ARTS NEWS

NEA Announces Oregon Award Winners

Thirteen Oregon organizations won a total of $342,500, with the Oregon Shakespeare Festival taking home $100,000 and poet B.T. Shaw $25,000.

By Aaron Scott November 28, 2012

 

Yesterday, the National Endowment for the Arts announced its awards for the fiscal year 2013 grants, and 13 Oregon organizations are among the lucky recipients for a total state amount of $342,500. Among the highlights: the biggest prize, $100,000, goes to the Oregon Shakespeare Festival, poet B.T. Shaw wins a literary fellowship of $25,000, and Portland Playhouse will recieve $10,000 to develop its world premiere of Ursula K. Le Guin's The Left Hand of Darkness, in collaboration with Hand2Mouth Theatre.

Here are all the deserving winners, their amounts, and their proposed projects:

  • Homowo African Arts & Cultures (aka Obo Addy Legacy Project): $12,500
    To support The Masters Project, a tribute concert for NEA National Heritage Fellow Obo Addy. The focus of the project is to honor the life and legacy of Ghanaian drummer Obo Addy, who passed away on September 13, 2012.
  • Miracle Theatre Group: $25,000
    To support the development and premiere of Dance for a Dollar, an original dance/theater play, co-created by writer Mariana Carreno King and director/choreographer Daniel Jaquez, exploring the contemporary urban immigrant experience through story, movement, and dance from traditional to folkloric styles.
  • Neskowin Coast Foundation (aka Sitka Center for Art and Ecology) in Otis, OR: $10,000
    To support 28 residencies for American emerging and mid-career artists.
  • Northwest Professional Dance Project: $10,000
    To support the creation and presentation of a new work by artistic director and choreographer Sarah Slipper.
  • Oregon Children's Theatre Company: $40,000
    To support the commissioning of Eric Coble to create Gathering Blue, an adaptation of Lois Lowry's novel for young audiences. The play takes place in a futuristic society controlled by secretive, ruthless authorities, and is designed to spark discussions and critical thinking among middle school aged audiences.
  • Oregon Shakespeare Festival: $100,000
    To support the world premiere production of The Liquid Plain by Naomi Wallace, directed by Kwame Kwei-Armah.

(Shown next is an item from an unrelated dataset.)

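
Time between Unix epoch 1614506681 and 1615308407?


801726 seconds (222.7 hours / 9.28 days)

Difference = 1615308407 - 1614506681 = 801726 seconds
In hours: 801726 / 3600 ≈ 222.7
In days: 801726 / 86400 ≈ 9.28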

The play tells the story of a 1791 slave ship murder and was commissioned by the theater as part of American Revolutions: The United States History Cycle, a series of commissions inspired by times of transformation, innovation, challenge, or conflict in American history.
  • Portland Art Museum on behalf of Northwest Film Center: $20,000
    To support the Northwest Filmmakers' Festival and regional tour to Alaska, Idaho, Montana, and British Columbia.
  • Portland Center Stage: $20,000
    To support the 15th annual JAW (Just Add Water): Playwrights Festival.
    Portland Opera Association Inc.: $15,000
    To support a new production of Handel's Rinaldo, its second collaboration with the Portland Baroque Orchestra.
  • Portland Playhouse: $10,000
    To support The Left Hand of Darkness, a new play adapted from Ursula K. Le Guin's 1969 science fiction novel. Co-produced with Hand2Mouth Theatre (H2M), a Portland-based ensemble, and directed by H2M Artistic Director Jonathan Walters, the play will use the conventions of science fiction to explore bigotry and ask universal questions about tolerance.
  • Shaw, B. T.: $25,000
    A literary fellowship for the gifted poet, who is leaving the state for Vietnam.
  • University of Oregon on behalf of Oregon Bach Festival: $25,000
    To support the commissioning of a new work for chorus and orchestra by James MacMillan for the Oregon Bach Festival.
  • White Bird: $30,000
    To support dance performances in the White Bird Uncaged series, which features companies like Compagnie Marie Chouinard (Canada) and Abou Lagraa (France/Algeria) at PSU’s Lincoln Hall.